No âmbito da CEOF, em convergência com as manifestações pregressas dos colegiados desta CLDF, em especial o parecer já emitido no âmbito da Comissão de Educação, Saúde e Cultura – CESC, anota-se pela continuidade da tramitação, haja vista, a inexistência de impedimentos legais para o prosperar da matéria.
Diante da análise de admissibilidade, não vislumbra este relator qualquer óbice para o seguimento da matéria, uma vez que, não se verificam ofensas aos ditames de Planejamento Distrital – Plano Plurianual – PPA; Lei de Diretrizes Orçamentárias – LDO e Lei Orçamentária Anual – LOA.

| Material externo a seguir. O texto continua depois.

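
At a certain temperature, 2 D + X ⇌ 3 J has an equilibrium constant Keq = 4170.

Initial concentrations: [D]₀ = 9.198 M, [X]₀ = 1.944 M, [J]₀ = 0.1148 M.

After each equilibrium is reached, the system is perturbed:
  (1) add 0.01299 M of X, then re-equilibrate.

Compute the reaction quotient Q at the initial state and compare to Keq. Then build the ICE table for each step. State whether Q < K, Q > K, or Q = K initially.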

Destarte, conforme assevera o autor na sua justificação, a proposição visa formular políticas públicas, sem a criação de novos órgãos e não estabelece novas atribuições para as unidades já existentes. No recorte exarado na proposta, verifica-se que as despesas para custear a matéria serão atribuídas ao orçamento existente, podendo este ser remanejado na forma da Lei Orçamentária Anual – Lei n. 7.212 de 30/12/2022.

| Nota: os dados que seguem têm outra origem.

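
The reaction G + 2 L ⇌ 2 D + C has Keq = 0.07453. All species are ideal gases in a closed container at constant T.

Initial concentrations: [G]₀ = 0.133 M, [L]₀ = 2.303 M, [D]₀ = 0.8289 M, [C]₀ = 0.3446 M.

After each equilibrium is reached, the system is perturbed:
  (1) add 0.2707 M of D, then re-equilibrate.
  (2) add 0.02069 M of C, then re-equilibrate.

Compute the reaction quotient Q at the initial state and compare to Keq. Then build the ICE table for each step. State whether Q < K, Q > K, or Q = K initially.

Q₀ = 0.3356; Q > K (proceeds reverse)

Q₀ = 0.3356 vs Keq = 0.07453 ⇒ Q>K, reverse
Step 1:
                   G          L          D          C
  init         0.133      2.303     0.8289     0.3446
  Δ          0.09279     0.1856    -0.1856   -0.09279
  eq          0.2258      2.489     0.6433     0.2518
  solve Keq expr → x = -0.09279; check Q = 0.07453
Then add 0.2707 M of D.
Step 2:
                   G          L          D          C
  init        0.2258      2.489      0.914     0.2518
  Δ          0.04804    0.09607   -0.09607   -0.04804
  eq          0.2738      2.585      0.818     0.2038
  solve Keq expr → x = -0.04804; check Q = 0.07453
Then add 0.02069 M of C.
Step 3:
                   G          L          D          C
  init        0.2738      2.585      0.818     0.2245
  Δ         0.006621    0.01324   -0.01324  -0.006621
  eq          0.2804      2.598     0.8047     0.2178
  solve Keq expr → x = -0.006621; check Q = 0.07453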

Considerando que o texto não aponta qualquer expansão das despesas além das já previstas na Lei Orçamentária Anual e, ainda, não inova em obrigações de ordem financeira, inexistindo conflitos com a legislação orçamentária e com a Lei de Responsabilidade Fiscal – LC 101/2000, no âmbito desta Comissão de Economia, Orçamento e Finanças – CEOF, voto pela Admissibilidade do Projeto de Lei nº 1758/2021, nos termos do art. 64 do RICLDF, acrescido da emenda de redação firmada por esta relatoria.
Documento assinado eletronicamente por JOAQUIM DOMINGOS RORIZ NETO - Matr. Nº 00167, Deputado(a) Distrital, em 30/03/2023, às 12:08:02 , conforme Ato do Vice-Presidente e da Terceira Secretária nº 02, de 2020, publicado no Diário da Câmara Legislativa do Distrito Federal nº 284, de 27 de novembo de 2020.